The goal of the Kruskopf space was to create a comfortable environment, said agency President Dean Huff.
“They’ll look around and they say, ‘I’m amazed at how much you made it look like a bar,’” he said.
The room has signs of history. The woodwork throughout was salvaged from an old English library in Buffalo, Minn. The bar stools came from the Monte Carlo, a Minneapolis landmark.

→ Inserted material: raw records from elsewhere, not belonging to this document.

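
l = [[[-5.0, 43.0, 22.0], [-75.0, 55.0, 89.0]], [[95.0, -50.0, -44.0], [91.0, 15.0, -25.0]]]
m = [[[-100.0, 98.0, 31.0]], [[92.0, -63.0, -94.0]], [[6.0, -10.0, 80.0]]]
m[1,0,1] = -63.0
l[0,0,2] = 22.0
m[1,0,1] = -63.0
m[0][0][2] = 31.0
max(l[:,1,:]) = 91.0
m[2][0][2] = 80.0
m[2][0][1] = -10.0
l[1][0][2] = -44.0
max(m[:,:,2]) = 80.0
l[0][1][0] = -75.0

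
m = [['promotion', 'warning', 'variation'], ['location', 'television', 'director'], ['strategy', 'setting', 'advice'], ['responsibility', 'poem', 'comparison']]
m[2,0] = 'strategy'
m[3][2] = 'comparison'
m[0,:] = ['promotion', 'warning', 'variation']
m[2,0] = 'strategy'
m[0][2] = 'variation'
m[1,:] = ['location', 'television', 'director']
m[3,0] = 'responsibility'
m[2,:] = ['strategy', 'setting', 'advice']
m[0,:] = ['promotion', 'warning', 'variation']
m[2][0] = 'strategy'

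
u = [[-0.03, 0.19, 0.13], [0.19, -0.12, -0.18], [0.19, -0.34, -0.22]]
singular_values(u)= [0.56, 0.13, 0.04]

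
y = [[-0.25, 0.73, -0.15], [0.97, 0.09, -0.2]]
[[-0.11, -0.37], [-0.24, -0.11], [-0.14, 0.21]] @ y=[[-0.33, -0.11, 0.09], [-0.05, -0.19, 0.06], [0.24, -0.08, -0.02]]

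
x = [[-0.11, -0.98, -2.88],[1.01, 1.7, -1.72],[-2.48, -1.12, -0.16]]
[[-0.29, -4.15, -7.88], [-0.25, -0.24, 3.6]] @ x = [[15.38, 2.05, 9.23], [-9.14, -4.2, 0.56]]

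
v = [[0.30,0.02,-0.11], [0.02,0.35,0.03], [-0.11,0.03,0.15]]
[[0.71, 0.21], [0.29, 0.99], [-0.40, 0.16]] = v @ [[1.75, 0.99], [0.85, 2.65], [-1.52, 1.27]]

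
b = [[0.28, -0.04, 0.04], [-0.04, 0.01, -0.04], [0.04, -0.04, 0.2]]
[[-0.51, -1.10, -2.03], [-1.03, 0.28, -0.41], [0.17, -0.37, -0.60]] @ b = [[-0.18, 0.09, -0.38], [-0.32, 0.06, -0.13], [0.04, 0.01, -0.1]]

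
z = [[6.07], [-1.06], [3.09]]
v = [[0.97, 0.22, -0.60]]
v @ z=[[3.80]]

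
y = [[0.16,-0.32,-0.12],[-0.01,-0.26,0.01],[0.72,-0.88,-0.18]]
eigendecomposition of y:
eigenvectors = [[-0.23-0.30j, -0.23+0.30j, 0.58+0.00j], [-0.01+0.02j, -0.01-0.02j, 0.53+0.00j], [-0.93+0.00j, (-0.93-0j), (0.62+0j)]]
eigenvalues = [(-0.01+0.25j), (-0.01-0.25j), (-0.26+0j)]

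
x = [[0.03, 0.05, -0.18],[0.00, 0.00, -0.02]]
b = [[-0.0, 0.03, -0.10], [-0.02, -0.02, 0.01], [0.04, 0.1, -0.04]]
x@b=[[-0.01,-0.02,0.00], [-0.0,-0.0,0.00]]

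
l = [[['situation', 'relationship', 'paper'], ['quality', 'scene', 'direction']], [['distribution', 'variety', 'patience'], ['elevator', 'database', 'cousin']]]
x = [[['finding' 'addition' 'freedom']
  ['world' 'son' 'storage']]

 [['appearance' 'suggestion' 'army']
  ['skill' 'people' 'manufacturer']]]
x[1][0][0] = 'appearance'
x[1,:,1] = ['suggestion', 'people']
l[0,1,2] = 'direction'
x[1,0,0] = 'appearance'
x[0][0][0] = 'finding'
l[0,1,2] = 'direction'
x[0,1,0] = 'world'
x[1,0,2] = 'army'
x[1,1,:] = ['skill', 'people', 'manufacturer']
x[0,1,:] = ['world', 'son', 'storage']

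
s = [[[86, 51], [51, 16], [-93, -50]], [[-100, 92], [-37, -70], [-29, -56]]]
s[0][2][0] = -93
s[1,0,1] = 92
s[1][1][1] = -70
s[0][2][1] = -50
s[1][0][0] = -100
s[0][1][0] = 51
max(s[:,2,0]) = -29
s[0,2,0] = -93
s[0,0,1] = 51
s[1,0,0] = -100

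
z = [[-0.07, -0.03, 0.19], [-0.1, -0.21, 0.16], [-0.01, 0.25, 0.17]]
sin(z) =[[-0.07, -0.03, 0.19], [-0.1, -0.21, 0.16], [-0.01, 0.25, 0.17]]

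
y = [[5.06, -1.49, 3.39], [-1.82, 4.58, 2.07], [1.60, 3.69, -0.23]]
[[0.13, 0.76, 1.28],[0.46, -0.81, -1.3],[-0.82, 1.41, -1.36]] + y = [[5.19, -0.73, 4.67], [-1.36, 3.77, 0.77], [0.78, 5.1, -1.59]]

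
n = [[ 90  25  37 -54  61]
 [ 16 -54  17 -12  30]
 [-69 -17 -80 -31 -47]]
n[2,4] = -47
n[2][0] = -69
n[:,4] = [61, 30, -47]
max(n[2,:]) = -17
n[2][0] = -69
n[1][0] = 16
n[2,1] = -17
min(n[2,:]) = -80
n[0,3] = -54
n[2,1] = -17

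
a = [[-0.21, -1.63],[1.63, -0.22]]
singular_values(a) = [1.65, 1.64]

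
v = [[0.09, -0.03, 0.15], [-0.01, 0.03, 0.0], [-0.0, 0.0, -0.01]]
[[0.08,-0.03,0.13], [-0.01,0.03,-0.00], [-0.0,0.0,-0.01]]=v @ [[0.87, -0.01, 0.01],  [-0.01, 0.9, -0.01],  [0.01, -0.01, 0.87]]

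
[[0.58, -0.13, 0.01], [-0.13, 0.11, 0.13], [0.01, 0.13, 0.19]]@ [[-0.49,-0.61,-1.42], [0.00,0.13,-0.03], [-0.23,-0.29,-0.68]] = [[-0.29, -0.37, -0.83], [0.03, 0.06, 0.09], [-0.05, -0.04, -0.15]]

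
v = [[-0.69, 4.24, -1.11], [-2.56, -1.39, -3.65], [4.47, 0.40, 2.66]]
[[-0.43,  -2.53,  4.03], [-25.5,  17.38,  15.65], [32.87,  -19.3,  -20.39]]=v @[[5.83, -2.93, -3.47],[1.46, -1.62, -0.09],[2.34, -2.09, -1.82]]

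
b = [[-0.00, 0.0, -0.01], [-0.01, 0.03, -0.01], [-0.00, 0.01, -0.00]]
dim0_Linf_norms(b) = [0.01, 0.03, 0.01]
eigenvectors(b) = [[(-0.12+0j), 0.82+0.00j, 0.82-0.00j],[(0.93+0j), 0.27-0.11j, 0.27+0.11j],[(0.34+0j), -0.09-0.48j, -0.09+0.48j]]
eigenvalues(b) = [(0.03+0j), 0.01j, -0.01j]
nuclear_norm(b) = 0.05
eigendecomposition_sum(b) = [[0j, -0.00+0.00j, 0.00+0.00j], [-0.01+0.00j, (0.03+0j), (-0.01+0j)], [(-0+0j), (0.01+0j), (-0+0j)]] + [[-0.00+0.00j, 0j, -0.01+0.00j], [0j, -0j, (-0+0j)], [0j, (-0-0j), 0.00+0.00j]] + [[(-0-0j), 0.00-0.00j, -0.01-0.00j], [0.00-0.00j, 0j, (-0-0j)], [-0j, (-0+0j), -0j]]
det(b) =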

The rustic chandeliers and betting coins in the floor (marking the firing line for the darts board) were harvested from the Tropicana casino in Las Vegas.
The room was designed to function as a co-working space and a conference room for the 30-person Kruskopf firm, whose main offices are upstairs in the same building. There is hidden functionality such as a dry eraser board behind a wall of curtains and a projector screen that drops behind the bar — another office design trend.
Kruskopf & Co. has done work for clients such as 3M, HealthPartners and No Name Steaks. In the past two years, the firm’s revenue has increased by 50 percent. The thinking behind the Truth Bar fits into the firm’s mantra of finding the truth about a brand, Huff said.
“The one simple truth, this has been part of our DNA for a long time,” Huff said.
The meeting room renovation was part of the terms of a new long-term lease that the firm renegotiated last year, Huff said.
Kruskopf said she hopes that the Truth Bar can become more of an event space that clients and select other organizations can use to host dialogues.